Planning for the Neighborhood Stabilization Program
These instructions are a sample process, which outline one possible way for meeting the United States
Department of Housing and Urban Development (HUD) requirements regarding planning for the targeting
of resources through the Neighborhood Stabilization Program (NSP). The State of Ohio Department of
Development Office of Housing and Community Partnerships (OHCP) is not requiring that a specific
format be followed in planning for the targeting of resources to those of greatest need, but is offering this
sample planning packet for your convenience. Because HUD requires that NSP funds be targeted to
neighborhoods and households of greatest need, it will be up to each local grantee to determine how
these resources will be allocated. OHCP reserves the right to review each community’s allocation
methodology as a part of the application review process.
1. (This first requirement is only for awardees with more than one participating community.) Agree on a
lead community to be responsible for the administration of the grant, including, but not limited to,
responsibility for ensuring the timely and eligible expenditure of funds, requesting the drawdown of
funds, ensuring the timely and quality completion of projects, and ensuring that all grant requirements
are met. Once this decision has been made, all communities must provide CEO signed letters that
agree on the designated lead community, as outlined in the attached letter.
2. Determine what organization/agency will be responsible for the primary administration of the grant.
This could be a non-profit, a for-profit, or employees of a local government. This agency should have
adequate capacity to undertake the assigned tasks as outlined in the enclosed administrative
capacity packet. In addition to this lead agency, other organizations may be needed to successfully
administer this grant. The addition of other agencies may be undertaken following the selection of
activities, when it is more easily determined what specific roles are needed to successfully administer
3. Have a person familiar with using data spend time researching and analyzing various sources of
data, and preparing for a presentation of this data to the NSP Planning committee. The attached data
resource list and maps may be a useful starting point.
4. Schedule an NSP Planning Committee meeting. Send out invitations to potential NSP planning
committee members. It is helpful to have on the committee people with knowledge of local housing
needs and community development work and experience in doing the kinds of activities that will need
to be done as a part of the NSP program, such as the acquisition of abandoned property, the
managing of construction projects, and addressing legal issues such as tax foreclosure. A sample
sign-in sheet is provided in the packet, which may assist with the selection of committee members.

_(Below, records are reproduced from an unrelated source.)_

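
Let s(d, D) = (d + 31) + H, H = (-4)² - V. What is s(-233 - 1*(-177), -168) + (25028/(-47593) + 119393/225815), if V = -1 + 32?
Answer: -429857958571/10747213295 ≈ -39.997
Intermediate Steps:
V = 31
H = -15 (H = (-4)² - 1*31 = 16 - 31 = -15)
s(d, D) = 16 + d (s(d, D) = (d + 31) - 15 = (31 + d) - 15 = 16 + d)
s(-233 - 1*(-177), -168) + (25028/(-47593) + 119393/225815) = (16 + (-233 - 1*(-177))) + (25028/(-47593) + 119393/225815) = (16 + (-233 + 177)) + (25028*(-1/47593) + 119393*(1/225815)) = (16 - 56) + (-25028/47593 + 119393/225815) = -40 + 30573229/10747213295 = -429857958571/10747213295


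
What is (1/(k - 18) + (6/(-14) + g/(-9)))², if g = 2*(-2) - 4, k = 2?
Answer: 160801/1016064 ≈ 0.15826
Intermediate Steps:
g = -8 (g = -4 - 4 = -8)
(1/(k - 18) + (6/(-14) + g/(-9)))² = (1/(2 - 18) + (6/(-14) - 8/(-9)))² = (1/(-16) + (6*(-1/14) - 8*(-⅑)))² = (-1/16 + (-3/7 + 8/9))² = (-1/16 + 29/63)² = (401/1008)² = 160801/1016064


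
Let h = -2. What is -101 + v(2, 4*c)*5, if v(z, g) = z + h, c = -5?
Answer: -101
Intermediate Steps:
v(z, g) = -2 + z (v(z, g) = z - 2 = -2 + z)
-101 + v(2, 4*c)*5 = -101 + (-2 + 2)*5 = -101 + 0*5 = -101 + 0 = -101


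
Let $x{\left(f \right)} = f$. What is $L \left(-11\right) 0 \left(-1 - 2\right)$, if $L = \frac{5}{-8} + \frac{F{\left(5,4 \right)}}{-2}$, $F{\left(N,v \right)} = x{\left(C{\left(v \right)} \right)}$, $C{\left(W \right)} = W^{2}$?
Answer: $0$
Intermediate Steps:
$F{\left(N,v \right)} = v^{2}$
$L = - \frac{69}{8}$ ($L = \frac{5}{-8} + \frac{4^{2}}{-2} = 5 \left(- \frac{1}{8}\right) + 16 \left(- \frac{1}{2}\right) = - \frac{5}{8} - 8 = - \frac{69}{8} \approx -8.625$)
$L \left(-11\right) 0 \left(-1 - 2\right) = \left(- \frac{69}{8}\right) \left(-11\right) 0 \left(-1 - 2\right) = \frac{759 \cdot 0 \left(-3\right)}{8} = \frac{759}{8} \cdot 0 = 0$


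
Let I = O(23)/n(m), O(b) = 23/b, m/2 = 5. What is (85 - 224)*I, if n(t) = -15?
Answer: 139/15 ≈ 9.2667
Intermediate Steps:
m = 10 (m = 2*5 = 10)
I = -1/15 (I = (23/23)/(-15) = (23*(1/23))*(-1/15) = 1*(-1/15) = -1/15 ≈ -0.066667)
(85 - 224)*I = (85 - 224)*(-1/15) = -139*(-1/15) = 139/15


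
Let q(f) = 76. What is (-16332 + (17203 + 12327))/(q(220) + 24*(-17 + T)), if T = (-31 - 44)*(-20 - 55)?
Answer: 6599/67334 ≈ 0.098004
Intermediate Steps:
T = 5625 (T = -75*(-75) = 5625)
(-16332 + (17203 + 12327))/(q(220) + 24*(-17 + T)) = (-16332 + (17203 + 12327))/(76 + 24*(-17 + 5625)) = (-16332 + 29530)/(76 + 24*5608) = 13198/(76 + 134592) = 13198/134668 = 13198*(1/134668) = 6599/67334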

5. In order to get broader input from persons involved in working with housing and community
development issues within the local community, and from those unable to attend the meeting, OHCP
has also included a questionnaire, which may be sent to agency representatives, completed, and
returned to the grant administrator prior to the meeting. These can then be tabulated and presented
to the committee as a part of the meeting.
6. Hold one or more NSP Planning Committee meetings, discussing the items listed on the attached
agenda. Minutes can be taken using the attached forms. When selecting activities and targeted
areas, be sure to target to those with greatest need, as required by HUD.
7. Whatever process you use, the last page of the minutes, titled “Final Recommendations” should be
completed, along with any relevant documents to show the planning process that the community
followed, and included in the grant application. It is not up to the lead community to determine where
resources will be allocated. It is recommended that this decision is made with representation from
each unit of local government that is included in the group, and using a planning process based upon
the targeting of resources to areas and persons of greatest need as an element of this decision.